Parce qu’il fut sincèrement meurtri par les mots d’un ancien Premier ministre, qui parla d’une « anomalie constitutionnelle » en évoquant la Haute Assemblée, il décida de placer sa présidence sous le signe de la défense d’une idée noble du bicamérisme, qui était pour lui la pierre angulaire de la démocratie.
Il voulait que le Sénat exerce la plénitude des prérogatives que lui reconnaît la Constitution : il souhaitait qu’il se fasse, au quotidien, la voix des territoires de France et organisa, dans cette perspective, les États généraux des territoires. Christian Poncelet voyait la décentralisation comme la « seule voie qui conduise à l’esprit d’entreprise », comme l’écrivait le général de Gaulle, qu’il citait alors pour défendre une République territoriale, fruit d’une réforme de l’État et de la gouvernance locale pour que les décisions soient prises au plus près des Françaises et des Français.
Il voulait aussi que le Sénat s’ouvre davantage au monde social et économique et aux forces vives de la Nation. Il défendait sans relâche une conception exigeante du rôle du législateur, en prônant un contrôle et une évaluation des politiques publiques toujours plus poussés.
Il aspirait également à mieux faire connaître le Sénat des Françaises et des Français, avec les expositions de photographie, que Paris peut encore apprécier au jardin du Luxembourg, et en participant au lancement, voilà vingt ans, de la chaîne Public Sénat.
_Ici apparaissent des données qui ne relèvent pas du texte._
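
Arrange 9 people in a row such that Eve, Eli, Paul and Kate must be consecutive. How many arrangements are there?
Treat the 4 as one block: (9-4+1)! × 4! = 720 × 24 = 17280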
Visionnaire sur ce que devait être l’avenir de la décision publique en France, il ouvrit enfin grand les portes du Sénat aux citoyennes et aux citoyens, à travers l’organisation de rendez-vous citoyens, pour que cette maison de la démocratie soit pleinement la leur.
Européen enfin, Christian Poncelet l’était profondément. Lui savait sans doute mieux que quiconque le coût de la guerre, pour avoir dédié sa vie à un territoire lacéré par les conflits.
Député européen, il fut un ardent défenseur de la coopération entre les peuples, et un ami de la Chine, précieux pour les relations privilégiées que la France entretenait avec elle.
Il se définissait d’ailleurs comme un « Européen convaincu », car il savait sans doute mieux que quiconque que la paix, œuvre de cette singulière communauté de destin qu’est l’Europe, n’a pas de prix et qu’elle est au cœur même de ce qui est avant tout une manière de penser le monde.
Christian Poncelet aura vécu cinquante-deux ans de vie politique, durant laquelle il n’aura jamais connu la défaite.
Sa dernière élection au conseil général des Vosges, emportée en 2011 au bénéfice de l’âge, sera son ultime pied de nez à celles ou ceux qui, tout au long de sa vie publique, ont caressé l’espoir de le battre.
Sa terre d’adoption le pleure aujourd’hui comme le plus enraciné de ses enfants. « Aimer et avoir la foi », disait-il avec simplicité en parlant du sens de l’engagement de toute une vie au service de Remiremont, des Vosges et de la France.
La voix de Christian Poncelet, en cet instant et devant sa famille et ses proches, se confond avec la nôtre et avec celle de la République tout entière. Elle résonnera pour toujours dans cet hémicycle : « Aimer et avoir la foi ».
À sa famille, à ses filles, à ses anciens collègues et amis du Sénat, à ses anciens collaborateurs et aux Vosgiens, j’exprime au nom du Gouvernement nos condoléances les plus sincères et le témoignage de notre profonde sympathie.